If Joe is something like a computer, that would wreck the hook for me. And I have to agree about the word juggle being the problem. Not a bad beginning, though. :)

Anonymous said...

I apologize if this double posts, but I got bounced off during the first one, so trying again.

Continuation--very amusing--loved it.

Story--bits I liked, bits I didn't.
What bothered me: mini-muffins in the crook of my elbow, yogurts (is that the correct plural?), and armful of breakfast. Most readers are smart enough to get the picture without being beat over the head 3 times with it.

(Didn't like listless either, fwiw.)

bits I liked-Night on Bald Mountain (immediately tells me this is humor), "again"-now that is funny.

questionable parts-travel agency having an emergency that needs four people (McAllister, Lisa, Denise and Carlos) to drop what they're doing and rush over. I'm having trouble imagining what that could be.

I'd probably keep reading, for now.

good luck.

Talia said...

Hilarious continuation!

I liked the opening. I'm with Monkey. I figure Joe is a computer, still it was intriguing and I'd read more.

Naomi said...

I loved the opening. It got me asking a lot of questions. And of course, if any of the answers involve people returned from the dead, you're onto a winner.

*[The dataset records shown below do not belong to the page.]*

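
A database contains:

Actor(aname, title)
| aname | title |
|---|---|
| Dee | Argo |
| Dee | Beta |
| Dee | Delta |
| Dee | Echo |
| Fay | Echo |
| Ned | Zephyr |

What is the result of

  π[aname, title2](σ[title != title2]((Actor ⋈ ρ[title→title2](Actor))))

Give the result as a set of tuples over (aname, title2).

{(Dee, Argo), (Dee, Beta), (Dee, Delta), (Dee, Echo)}

ρ[title→title2]: schema becomes (aname, title2); tuples unchanged.
Joining Actor and ρ[title→title2](Actor) on aname yields {(Dee, Argo, Argo), (Dee, Argo, Beta), (Dee, Argo, Delta), (Dee, Argo, Echo), (Dee, Beta, Argo), (Dee, Beta, Beta), (Dee, Beta, Delta), (Dee, Beta, Echo), (Dee, Delta, Argo), (Dee, Delta, Beta), (Dee, Delta, Delta), (Dee, Delta, Echo), (Dee, Echo, Argo), (Dee, Echo, Beta), (Dee, Echo, Delta), (Dee, Echo, Echo), (Fay, Echo, Echo), (Ned, Zephyr, Zephyr)}.
σ[title != title2]: keep tuples satisfying title != title2 → {(Dee, Argo, Beta), (Dee, Argo, Delta), (Dee, Argo, Echo), (Dee, Beta, Argo), (Dee, Beta, Delta), (Dee, Beta, Echo), (Dee, Delta, Argo), (Dee, Delta, Beta), (Dee, Delta, Echo), (Dee, Echo, Argo), (Dee, Echo, Beta), (Dee, Echo, Delta)}
π[aname, title2]: project onto (aname, title2) (8 duplicate(s) eliminated) → {(Dee, Argo), (Dee, Beta), (Dee, Delta), (Dee, Echo)}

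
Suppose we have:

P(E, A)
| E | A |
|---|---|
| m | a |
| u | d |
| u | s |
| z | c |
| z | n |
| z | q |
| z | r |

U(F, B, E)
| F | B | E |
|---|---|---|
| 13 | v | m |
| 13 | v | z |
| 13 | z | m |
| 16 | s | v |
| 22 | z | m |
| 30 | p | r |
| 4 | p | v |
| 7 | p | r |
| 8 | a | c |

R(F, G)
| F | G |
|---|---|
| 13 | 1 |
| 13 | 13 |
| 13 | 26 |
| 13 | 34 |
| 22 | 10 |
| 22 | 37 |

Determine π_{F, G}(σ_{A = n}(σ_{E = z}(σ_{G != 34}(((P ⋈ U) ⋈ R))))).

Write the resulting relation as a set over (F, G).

{(13, 1), (13, 13), (13, 26)}

P ⋈ U (natural join on E): {(m, a, 13, v), (m, a, 13, z), (m, a, 22, z), (z, c, 13, v), (z, n, 13, v), (z, q, 13, v), (z, r, 13, v)}
(P ⋈ U) ⋈ R (natural join on F): {(m, a, 13, v, 1), (m, a, 13, v, 13), (m, a, 13, v, 26), (m, a, 13, v, 34), (m, a, 13, z, 1), (m, a, 13, z, 13), (m, a, 13, z, 26), (m, a, 13, z, 34), (m, a, 22, z, 10), (m, a, 22, z, 37), (z, c, 13, v, 1), (z, c, 13, v, 13), (z, c, 13, v, 26), (z, c, 13, v, 34), (z, n, 13, v, 1), (z, n, 13, v, 13), (z, n, 13, v, 26), (z, n, 13, v, 34), (z, q, 13, v, 1), (z, q, 13, v, 13), (z, q, 13, v, 26), (z, q, 13, v, 34), (z, r, 13, v, 1), (z, r, 13, v, 13), (z, r, 13, v, 26), (z, r, 13, v, 34)}
Filtering on G != 34 leaves {(m, a, 13, v, 1), (m, a, 13, v, 13), (m, a, 13, v, 26), (m, a, 13, z, 1), (m, a, 13, z, 13), (m, a, 13, z, 26), (m, a, 22, z, 10), (m, a, 22, z, 37), (z, c, 13, v, 1), (z, c, 13, v, 13), (z, c, 13, v, 26), (z, n, 13, v, 1), (z, n, 13, v, 13), (z, n, 13, v, 26), (z, q, 13, v, 1), (z, q, 13, v, 13), (z, q, 13, v, 26), (z, r, 13, v, 1), (z, r, 13, v, 13), (z, r, 13, v, 26)}.
Filtering on E = z leaves {(z, c, 13, v, 1), (z, c, 13, v, 13), (z, c, 13, v, 26), (z, n, 13, v, 1), (z, n, 13, v, 13), (z, n, 13, v, 26), (z, q, 13, v, 1), (z, q, 13, v, 13), (z, q, 13, v, 26), (z, r, 13, v, 1), (z, r, 13, v, 13), (z, r, 13, v, 26)}.
Filtering on A = n leaves {(z, n, 13, v, 1), (z, n, 13, v, 13), (z, n, 13, v, 26)}.
Projecting to F, G: {(13, 1), (13, 13), (13, 26)}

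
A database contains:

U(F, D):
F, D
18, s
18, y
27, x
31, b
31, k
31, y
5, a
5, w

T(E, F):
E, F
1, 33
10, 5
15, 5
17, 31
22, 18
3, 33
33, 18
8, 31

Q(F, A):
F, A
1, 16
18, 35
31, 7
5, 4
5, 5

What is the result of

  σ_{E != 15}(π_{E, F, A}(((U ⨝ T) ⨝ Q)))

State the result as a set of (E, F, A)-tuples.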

Lisa's blase attitude towards the news that Joe is dead really intrigued me. I hope he's not going to be a computer.

Anonymous said...

Bravo for the continuation!

HawkOwl said...

It sounded like The Devil Wears Prada, except worse. There is no sense of anything happening or about to happen, except possibly, a hard drive problem. There is obviously no sense of urgency in any of the characters, and how can one be anything but "on time" to a callout? If she wasn't supposed to be there and she's there, she's on time enough. And what hand is Lisa using to grab a banana if she has her purse and muffins in one arm, and her cell phone in the other?

I think if I had bought this based on the back copy, I'd stop now and move on to something with a plot and a modicum of plausibility.

Anonymous said...

The continuation is funny. The opening isn't bad. I would keep reading. The only problem I have is that Lisa is one of those people that piss me off trying to check out while talking on the phone and deciding to dig out the debit card at the last minute. -JTC

Nancy Beck said...

Loved that continuation!!

That said, it looks like I'm the only one that thought when Lisa said, "Again?" she was asking whomever to repeat what he said...

My brain can't be that mushy. Or can it?

I'm hoping the author will come by and explain it.

I'd keep reading.

~JerseyGirl

Anonymous said...

I liked the opening and the continuation had me laughing out loud. I agree with some of the critiques, but they're a little harsh.

Anonymous said...

My face is red and my stomach hurts. First time I've laughed out loud in days.

_*rachel*_ said...

I'd start with the "Lisa, Joe is dead" quote. Her response is awesome and that brings the most interesting bit right up front. You can work in who called her later if you really need it.